Archive for December 9th, 2010

Barak Obama: the heir of Woodrow Reagan?


Man, it’s really tough getting a handle on this President. Is he Woodrow Wilson incarnate, or Ronald Reagan?

The Right wing thinks he is an  anti-American, quasi-Christian (or maybe-Muslim) pseudo-intellectual who is hell-bent on forcing his national socialist agenda upon the United States,  impoverishing it enough so that it will easily comply with the demands of a European-led New World Order.  The deadliest of democracy’s enemies:  a Progressive.

The Left wing believes he is a cowardly, vacillating Quisling, a pawn of the Republicans,  who has arrogantly ignored his Democratic base  by  caving in to conservative congressional demands,  kowtowing to Wall Street and perpetuating  the policies of the Bush era. In short: he is no Progressive.

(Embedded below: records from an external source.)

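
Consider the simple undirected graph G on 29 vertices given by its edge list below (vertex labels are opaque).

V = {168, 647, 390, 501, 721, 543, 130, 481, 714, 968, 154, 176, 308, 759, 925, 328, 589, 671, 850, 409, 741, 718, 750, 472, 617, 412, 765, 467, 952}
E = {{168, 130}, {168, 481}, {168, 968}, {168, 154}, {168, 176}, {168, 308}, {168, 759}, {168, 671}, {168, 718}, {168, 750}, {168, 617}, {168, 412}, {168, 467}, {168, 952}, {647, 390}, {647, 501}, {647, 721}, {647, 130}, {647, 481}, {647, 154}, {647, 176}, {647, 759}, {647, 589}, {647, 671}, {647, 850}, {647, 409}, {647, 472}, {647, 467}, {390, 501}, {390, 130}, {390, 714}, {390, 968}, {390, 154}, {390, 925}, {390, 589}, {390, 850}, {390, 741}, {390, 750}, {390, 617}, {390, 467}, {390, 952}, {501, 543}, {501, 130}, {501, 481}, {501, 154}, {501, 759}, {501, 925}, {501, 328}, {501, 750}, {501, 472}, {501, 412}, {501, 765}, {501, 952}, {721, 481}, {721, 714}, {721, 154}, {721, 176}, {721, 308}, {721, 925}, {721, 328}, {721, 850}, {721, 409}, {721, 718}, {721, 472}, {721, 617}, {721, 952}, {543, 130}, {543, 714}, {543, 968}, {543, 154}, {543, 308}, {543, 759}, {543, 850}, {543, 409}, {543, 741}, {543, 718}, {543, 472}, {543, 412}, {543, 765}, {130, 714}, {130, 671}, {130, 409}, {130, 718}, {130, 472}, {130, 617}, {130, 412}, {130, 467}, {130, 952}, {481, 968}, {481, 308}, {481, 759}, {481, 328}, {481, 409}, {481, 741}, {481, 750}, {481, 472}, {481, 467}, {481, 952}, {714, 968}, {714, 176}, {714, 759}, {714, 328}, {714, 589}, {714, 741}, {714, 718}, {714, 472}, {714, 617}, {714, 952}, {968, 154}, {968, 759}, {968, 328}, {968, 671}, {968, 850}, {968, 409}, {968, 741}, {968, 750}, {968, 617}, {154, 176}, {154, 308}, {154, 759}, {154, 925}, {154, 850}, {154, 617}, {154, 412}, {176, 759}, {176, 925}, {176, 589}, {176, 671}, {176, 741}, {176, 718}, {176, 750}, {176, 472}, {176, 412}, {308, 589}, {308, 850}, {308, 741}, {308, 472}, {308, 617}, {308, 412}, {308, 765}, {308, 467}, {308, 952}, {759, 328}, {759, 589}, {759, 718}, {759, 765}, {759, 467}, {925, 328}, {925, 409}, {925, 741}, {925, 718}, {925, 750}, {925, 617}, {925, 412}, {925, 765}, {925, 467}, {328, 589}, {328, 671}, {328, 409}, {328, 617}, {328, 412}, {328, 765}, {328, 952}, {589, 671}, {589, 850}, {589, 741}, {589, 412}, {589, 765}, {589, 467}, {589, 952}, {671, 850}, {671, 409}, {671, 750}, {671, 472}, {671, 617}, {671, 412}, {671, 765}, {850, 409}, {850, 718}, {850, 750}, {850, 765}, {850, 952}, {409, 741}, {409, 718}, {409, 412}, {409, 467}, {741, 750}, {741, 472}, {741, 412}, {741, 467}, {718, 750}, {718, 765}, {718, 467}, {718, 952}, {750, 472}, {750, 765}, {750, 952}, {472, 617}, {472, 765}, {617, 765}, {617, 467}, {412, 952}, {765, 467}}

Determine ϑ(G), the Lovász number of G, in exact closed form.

N(472) = {647, 501, 721, 543, 130, 481, 714, 176, 308, 671, 741, 750, 617, 765}, |N(472)| = 14.
Vertex 952 has 14 neighbors: 168, 390, 501, 721, 130, 481, 714, 308, 328, 589, 850, 718, 750, 412.
deg(714) = 14; N(714) = {390, 721, 543, 130, 968, 176, 759, 328, 589, 741, 718, 472, 617, 952}.
N(467) = {168, 647, 390, 130, 481, 308, 759, 925, 589, 409, 741, 718, 617, 765}, |N(467)| = 14.
14-regular, N=29; strongly regular (29,14,6,7).
The 3 distinct eigenvalues: [14.0, 2.192582, -3.192582].
−29·(-sqrt(29)/2 - 1/2) / ((14)−(-sqrt(29)/2 - 1/2)) = sqrt(29) = ϑ(G).
= 5.38516481… (decimal).

sqrt(29)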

How can Limbaugh, Savage, Beck  and the Teavangelistas label Obama a  Progressive/Socialist who must be defeated in 2012 while Schultz,  Rhodes,  Miller and the Young Turks are questioning the wisdom of supporting him for another term?

I guess this shouldn’t be very surprising, when our only political choices are between two extremes.  Or at least, that’s the way the politicians and pundits present things, particularly with this last election.  Any moderates need not apply for office.  We will accuse you of lacking ideals and convictions and you will likely lose the primary.

So, is Obama feeling this liberal heat for being a moderate: willing to negotiate terms with Republicans, just so that something might get done, even if it is something  less than what he would have hoped?  Are the Democrats really the liberal extremists the conservatives paint them ?  And are the conservatives  so intoxicated with political righteousness that it is impossible for them to see anyone on the left as something other than a Marxist demon?

Because the conservatives sure are unaware of any presidential diplomacy, any sense that Obama might be more of a centrist than a leftist. They crow about the victory of  Republican ideals over Democratic snake oil, ignoring the fact that this victory would not have been possible without a Presidential willingness to play ball.  The debate over whether or not to extend Bush the tax cuts and restore lapsing unemployment benefits  could have stalled over political principles, presenting us with the worst case scenario – increased taxes on the middle class along with a loss of their jobless benefits.

It’s no wonder that so few politicians  present themselves as thoughtful, reasonable people, willing to listen to both sides of the issue and take both sides seriously.  Moderates raise the ire of both political parties.  Besides that, the subtleties of post partisanship, the idea that both sides have good ideas and that the best practice is one that is not slavishly devoted to any one ideology, is lost on today’s voters. .  Everything is a matter of black or white,  left or right.  And that’s how we like our Presidents.